I’ve gotten into spitting fights with people who insist that eating horses and dogs is exactly equivalent to eating any other type of meat. I hate hearing that so much, I’ve said more than once that I wouldn’t sit in the same room with (or keep as Facebook friends) people who’d advocate eating a horse or a dog. “It’s their culture!” I hear. And I think, “Yes, well, fuck their culture. I have a culture too, and in my culture, dogs and horses are off the menu. You don’t eat things you love.”
(Fair warning: If you do believe the eating of horses and dogs is exactly the same as eating any other type of meat, kindly go elsewhere and read some other blog. I seriously don’t want to hear your opinion, and will delete it.)
I’ve gotten into fairly heated arguments with those who insist you should never use words that hurt the feelings of certain demographic groups (I’m NOT talking about the N-word, which I never use and which I think white people have no right to use). I hate the very idea of attempting to take words away from language. There’s a much longer discussion — and maybe I’ll even get into it someday soon — about why I feel so strongly about it, and what I think the effects would be if we gave in and just all agreed to be polite and sensitive to every single delicate-feelinged person out there.
No Man’s Land
Was thinking today about something I decided to call a “compressed dialogue.” That’s where one issue in the subject before you is so all-consuming of attention that no other aspect of the thing can be spoken of. In the context of the compressed dialogue discussion, to speak of those things would brand you as a hater, or crazy.

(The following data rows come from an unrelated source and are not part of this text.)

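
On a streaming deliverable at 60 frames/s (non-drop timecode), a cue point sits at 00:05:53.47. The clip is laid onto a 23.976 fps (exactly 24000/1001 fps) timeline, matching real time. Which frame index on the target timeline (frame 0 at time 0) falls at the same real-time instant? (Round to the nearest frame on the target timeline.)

frame 8482

Source frame index: (0×3600 + 5×60 + 53) × 60 + 47 = 21227.
Real time: 21227 / (60) = 21227/60 s.
Target frame: (21227/60) × (24000/1001) = 8490800/1001 ≈ 8482.318 → 8482.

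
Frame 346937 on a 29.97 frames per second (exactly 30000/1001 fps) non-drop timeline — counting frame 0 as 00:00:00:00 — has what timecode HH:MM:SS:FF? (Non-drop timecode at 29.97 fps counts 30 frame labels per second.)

03:12:44:17

346937 ÷ 30 = 11564 full seconds, remainder 17 frames.
11564 s = 3 h 12 min 44 s.
Timecode: 03:12:44:17.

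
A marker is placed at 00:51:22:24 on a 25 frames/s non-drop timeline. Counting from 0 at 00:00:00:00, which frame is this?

frame 77074

Total seconds to the label: (0 × 3600 + 51 × 60 + 22) = 3082.
Frame index = 3082 × 25 + 24 = 77074.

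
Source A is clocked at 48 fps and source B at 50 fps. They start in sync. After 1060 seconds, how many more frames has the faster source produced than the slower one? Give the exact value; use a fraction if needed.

2120 frames

A emits 48 × 1060 = 50880 frames; B emits 50 × 1060 = 53000.
Difference = 2120 frames; B is ahead of A.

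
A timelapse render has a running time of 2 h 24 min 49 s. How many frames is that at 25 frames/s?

217225 frames

2 h 24 min 49 s = 8689 s.
Frames = 8689 × 25 = 217225.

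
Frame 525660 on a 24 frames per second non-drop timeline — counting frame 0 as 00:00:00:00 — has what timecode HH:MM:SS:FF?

06:05:02:12

525660 ÷ 24 = 21902 full seconds, remainder 12 frames.
21902 s = 6 h 5 min 2 s.
Timecode: 06:05:02:12.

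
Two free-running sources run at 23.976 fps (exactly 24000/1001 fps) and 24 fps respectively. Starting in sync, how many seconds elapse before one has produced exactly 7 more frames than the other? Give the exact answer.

The gap grows by |24 − 24000/1001| = 24/1001 frames per second.
Time for a 7-frame gap: 7 ÷ (24/1001) = 7007/24 s.

7007/24 seconds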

For instance, for the longest time, you couldn’t say ANYTHING, not one approving word, about the rights of Palestinians, without being branded an anti-Semite and perceived as attacking Israel’s right to exist. The dialogue was compressed in a way so as to exclude any discussion of the lives or well-being of Palestinians, and if you broached the subject AT ALL, you somehow automatically approved of the Holocaust, and wanted Jews worldwide to be murdered in their beds.
Likewise, there seem to be compressed dialogue conditions in many of the ardent issues my side of the political aisle supports.

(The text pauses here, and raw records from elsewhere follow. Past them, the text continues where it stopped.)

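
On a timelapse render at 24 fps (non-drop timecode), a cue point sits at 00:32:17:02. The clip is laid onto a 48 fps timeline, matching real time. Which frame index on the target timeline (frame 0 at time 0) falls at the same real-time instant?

Source frame index: (0×3600 + 32×60 + 17) × 24 + 2 = 46490.
Real time: 46490 / (24) = 23245/12 s.
Target frame: (23245/12) × (48) = 92980.

frame 92980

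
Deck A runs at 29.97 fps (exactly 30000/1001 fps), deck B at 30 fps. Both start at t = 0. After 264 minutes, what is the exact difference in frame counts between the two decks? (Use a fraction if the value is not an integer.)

43200/91 frames

264 min = 15840 s.
A emits 30000/1001 × 15840 = 43200000/91 frames; B emits 30 × 15840 = 475200.
Difference = 43200/91 frames (≈ 474.7253); B is ahead of A.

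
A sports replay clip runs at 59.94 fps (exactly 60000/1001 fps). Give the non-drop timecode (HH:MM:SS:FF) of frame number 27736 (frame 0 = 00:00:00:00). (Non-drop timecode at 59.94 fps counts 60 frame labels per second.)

00:07:42:16

27736 ÷ 60 = 462 full seconds, remainder 16 frames.
462 s = 0 h 7 min 42 s.
Timecode: 00:07:42:16.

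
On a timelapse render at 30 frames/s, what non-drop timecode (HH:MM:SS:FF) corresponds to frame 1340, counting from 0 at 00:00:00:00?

1340 ÷ 30 = 44 full seconds, remainder 20 frames.
44 s = 0 h 0 min 44 s.
Timecode: 00:00:44:20.

00:00:44:20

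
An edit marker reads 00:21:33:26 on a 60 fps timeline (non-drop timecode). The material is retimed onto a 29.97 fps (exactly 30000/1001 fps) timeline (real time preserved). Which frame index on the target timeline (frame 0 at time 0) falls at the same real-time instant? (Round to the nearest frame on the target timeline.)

Source frame index: (0×3600 + 21×60 + 33) × 60 + 26 = 77606.
Real time: 77606 / (60) = 38803/30 s.
Target frame: (38803/30) × (30000/1001) = 38803000/1001 ≈ 38764.236 → 38764.

frame 38764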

For instance, I’m pretty well convinced George Zimmerman murdered Trayvon Martin. But I had people tell me privately they don’t actually like or trust people wearing hoodies. They don’t like not being able to see people’s faces, and lamented that one side-effect of the incident was this insistence that we should all wear hoodies to show solidarity with the murdered man.
Yet if they were to make such comments in public, they would have been branded as approving Martin’s murder, or of being virulent racists. Any possibility of a more complex discussion that included this side issue was shadowed out of existence by the sun-bright focus on racism and murder. You simply couldn’t talk about hoodies in any terms but gushingly positive.
I’m absolutely certain compressed dialogue conditions exist on the other side of the aisle. I have a hard time believing every Republican legislator is an ardent Tea Party supporter, or thinks global warming is a hoax. In fact, I’d suspect compressed dialogue conditions exist MORE on that side of the aisle, and that the penalties over there are even stiffer. But I sort of expect that; some part of me insists right-wingers are fearful idiots.
It’s the stuff on my side of the line that bothers me most. We live in an era where apparently even the best and brightest of us think the way to conduct a discussion is to scream with rage if the slightest off-script comment escapes the lips of our fellows.
Aside from the specifics of any issue, I think it’s important to know that compressed dialogues exist, that even our oh-so-rational selves will occasionally fall into them, and that there SHOULD be a better way to talk about things.